Patients with stage III-IV ovarian cancer, with or without residual tumor after surgery, were treated with ChT and bevacizumab in the PAOLA-1/ENGOT-ov25 trial, and after ChT were randomly assigned to maintenance therapy with olaparib tablets or placebo for two years, as well as completing 15 months of bevacizumab in both arms of the trial.4 The tumor BRCA mutation status and response to first-line therapy were used to stratify the randomization to olaparib or placebo. The primary analysis in the all-comer intention-to-treat (ITT) population revealed a significant improvement in PFS in patients receiving olaparib and bevacizumab, with a median PFS of 22.1 months compared to 16.6 months in patients receiving placebo and bevacizumab (HR 0.59, 95 percent CI 0.49-0.72, P0.001). HRD-positive women (defined using the Myriad myChoice assay as an HRD score of 42 or higher) -including women with BRCA mutation (HR 0.33, 95 percent CI 0.25-0.45) and HRD-positive women with BRCA wild-type (HR 0.33, 95 percent CI 0.25-0.45) -had the greatest benefit (HR 0.31, 95 percent CI 0.20-0.47). (HR 0.43, 95 percent CI 0.28-0.66). The HRD-negative/unknown population showed no benefit.4 Olaparib has been authorized by the EMA and FDA as maintenance treatment in BRCA mutant and HRD patients in initial remission after platinum-based therapy in conjunction with bevacizumab.

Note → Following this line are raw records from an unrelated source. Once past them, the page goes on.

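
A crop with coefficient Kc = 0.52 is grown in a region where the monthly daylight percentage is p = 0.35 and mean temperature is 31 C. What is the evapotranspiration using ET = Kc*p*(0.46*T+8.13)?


ET = Kc * p * (0.46*T + 8.13)
ET = 0.52 * 0.35 * (0.46*31 + 8.13)
ET = 0.52 * 0.35 * 22.3900

4.0750 mm/day


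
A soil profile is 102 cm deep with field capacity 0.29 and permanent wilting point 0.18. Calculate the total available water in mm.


AWC = (FC - PWP) * d * 10
AWC = (0.29 - 0.18) * 102 * 10
AWC = 0.1100 * 102 * 10

112.2000 mm


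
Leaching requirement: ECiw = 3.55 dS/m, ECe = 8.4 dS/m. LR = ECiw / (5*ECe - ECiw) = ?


LR = ECiw / (5*ECe - ECiw)
LR = 3.55 / (5*8.4 - 3.55)
LR = 3.55 / 38.4500

0.0923


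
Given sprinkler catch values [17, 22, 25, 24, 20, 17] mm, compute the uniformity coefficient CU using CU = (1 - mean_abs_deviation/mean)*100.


mean = 20.833333 mm
MAD = 2.833333 mm
CU = (1 - 2.833333/20.833333)*100

86.4000 %


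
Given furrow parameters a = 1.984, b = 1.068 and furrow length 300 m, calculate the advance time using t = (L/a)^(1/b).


t = (L/a)^(1/b)
t = (300/1.984)^(1/1.068)
t = 151.209677^(1/1.068)

109.8512 min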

In the VELIA/GOG-3005 trial, standard ChT was compared to veliparib given during ChT and then as maintenance for up to 2 years, or veliparib gave only with ChT.5 A hierarchical testing analysis revealed a 56 percent reduction in the risk of progression or death among patients with a BRCA mutation (HR 0.44, 95 percent CI 0.28-0.68, P0.001). In the ITT group, the median PFS was 23.5 months, while in the veliparib and control groups, it was 17.3 months. Veliparib has not been filed for regulatory clearance as a first-line treatment.

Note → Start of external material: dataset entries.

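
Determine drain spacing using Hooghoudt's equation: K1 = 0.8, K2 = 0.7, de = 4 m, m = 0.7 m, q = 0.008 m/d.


S^2 = 8*K2*de*m/q + 4*K1*m^2/q
S^2 = 8*0.7*4*0.7/0.008 + 4*0.8*0.7^2/0.008
S = sqrt(2156.0000)

46.4327 m


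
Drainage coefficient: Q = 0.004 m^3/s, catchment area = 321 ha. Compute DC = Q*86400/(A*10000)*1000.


DC = Q * 86400 / (A * 10000) * 1000
DC = 0.004 * 86400 / (321 * 10000) * 1000
DC = 345600.0000 / 3210000

0.1077 mm/day


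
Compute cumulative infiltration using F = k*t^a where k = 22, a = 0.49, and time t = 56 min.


F = k * t^a = 22 * 56^0.49
F = 22 * 7.188067

158.1375 mm


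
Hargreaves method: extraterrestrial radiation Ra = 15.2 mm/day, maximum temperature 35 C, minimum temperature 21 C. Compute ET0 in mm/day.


Tmean = (Tmax + Tmin)/2 = (35 + 21)/2 = 28.0
ET0 = 0.0023 * 15.2 * (28.0 + 17.8) * sqrt(35 - 21)
ET0 = 0.0023 * 15.2 * 45.8 * 3.741657

5.9910 mm/day


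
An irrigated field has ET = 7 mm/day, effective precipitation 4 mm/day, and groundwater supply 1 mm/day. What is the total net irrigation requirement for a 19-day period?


Daily deficit = ET - Pe - GW = 7 - 4 - 1 = 2 mm/day
NIR = 2 * 19 = 38 mm

38.0000 mm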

In the first-line setting, all trials have shown a benefit in median PFS for PARP inhibitor maintenance therapy, with the greatest effect seen in women with a BRCA mutation.2-6 However, it is unclear to what extent later use of PARP inhibitors in the placebo arm will affect overall survival (OS), emphasizing the importance of uncensored OS evaluation as the studies progress.

In women with a BRCA mutation, olaparib monotherapy maintenance after first-line treatment is approved. It is also approved in several countries in combination with bevacizumab in a larger group for HRD tumors (BRCA mutation or BRCA wild type). Niraparib has also been licensed as a single agent in several countries for women with stage III-IV ovarian cancer who have responded to first-line treatment, regardless of biomarker status. In most individuals, the side effects of oral PARP inhibitors are tolerable, although there is a small increase in uncommon significant adverse events such as Acute Myeloid Leukemia/Myelodysplasia. Long-term survival statistics are not yet available; this will help decision-making regarding whether subgroups of patients benefit more from PARP inhibitors as a first-line treatment or as a recurrence treatment.